At the heart of this artistic research is a prototype of smart textiles, during the completion of which the necessary information is gathered and analysed from different fields: textiles, environment, electronics and acoustics. The completed work is an artistic design project which brings together various areas to enrich textile design and improve the environment around us.
The research problem of this master’s thesis was to notice the noise level in the interior and its reduction when using kinetic textiles. The main question was how to create a kinetic textile interior which responds to the impulse of noise with movement, draws the occupant’s attention to the increase in noise level and at the same time increases the noise absorption in the room.
Consequently, the research dealt with the nature of noise and its connection to textiles and brought out examples of how they have developed into designs that muffle excessive sounds in the room. Kinetic objects were also observed, and their kinetic architecture solutions were approached, which from their concept have inspired the creation of a kinetic textile panel completed within the framework of this master’s thesis.
The practical creative process covers the choice of the work material, the creation of the form, the construction of the panel and its mobility system and its connection to electronics.
Additionally, the research examined environmental aspects which are related to the combination of textiles and electronics. As a result, it was considered important to focus on the purpose as well as on the use of the materials and the recycling of the products elements once it reached the end of its life.

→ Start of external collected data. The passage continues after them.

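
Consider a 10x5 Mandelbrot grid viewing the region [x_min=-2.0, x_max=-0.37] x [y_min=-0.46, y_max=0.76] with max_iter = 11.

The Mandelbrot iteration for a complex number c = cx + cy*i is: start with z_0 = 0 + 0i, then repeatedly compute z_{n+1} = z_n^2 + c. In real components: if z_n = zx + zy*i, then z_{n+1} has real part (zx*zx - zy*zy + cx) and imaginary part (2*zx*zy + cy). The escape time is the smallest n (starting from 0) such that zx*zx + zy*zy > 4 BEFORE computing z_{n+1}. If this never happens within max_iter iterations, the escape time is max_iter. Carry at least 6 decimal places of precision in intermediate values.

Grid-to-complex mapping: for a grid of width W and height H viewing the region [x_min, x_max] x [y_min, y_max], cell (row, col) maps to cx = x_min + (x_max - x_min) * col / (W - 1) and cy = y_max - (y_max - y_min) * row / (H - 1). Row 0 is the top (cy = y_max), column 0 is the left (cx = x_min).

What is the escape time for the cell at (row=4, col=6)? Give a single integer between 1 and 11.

z_0 = 0 + 0i, c = -0.9133 + -0.4600i
Iter 1: z = -0.9133 + -0.4600i, |z|^2 = 1.0458
Iter 2: z = -0.2908 + 0.3803i, |z|^2 = 0.2291
Iter 3: z = -0.9734 + -0.6811i, |z|^2 = 1.4114
Iter 4: z = -0.4298 + 0.8660i, |z|^2 = 0.9347
Iter 5: z = -1.4786 + -1.2044i, |z|^2 = 3.6368
Iter 6: z = -0.1775 + 3.1016i, |z|^2 = 9.6516
Escaped at iteration 6

Answer: 6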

Through the synthesis of this knowledge, a textile panel responsive to the interior noise level was made using the origami technique. The movement of it was solved by motors which open and close the textile shapes on the panel. According to the indoor noise limits (80dB) established in the EV Act, the movement of the elements occurs in two different rhythms and patterns which are regulated according to the permissible noise level. When the value is below the set limit then the panels move quietly in a wavy rhythm pattern. When the noise level in the interior rises above the allowed limit, then the movement of the modules intensifies, during which the modules synchronously open and close. In addition to directing attention they also silence the noise level in the room by increasing the textile surface.
Using natural wool felt as a material, which in itself has very good sound-absorbing properties, the panels were tested in an acoustic laboratory to determine the sound absorption coefficient. As a result, an answer to the problem posed at the beginning of the thesis regarding noticing and reducing the noise was found. It was confirmed that the sound-absorbing properties can also be enhanced when experimenting with the shape of the form. When the motors opened the surface of the textile modules in a way that 3D images formed then as a result an increase in the sound absorption coefficient was recorded.
Thus, this thesis helps to solve the problem of noticing and reducing the noise level in the interior with the help of kinetic textiles.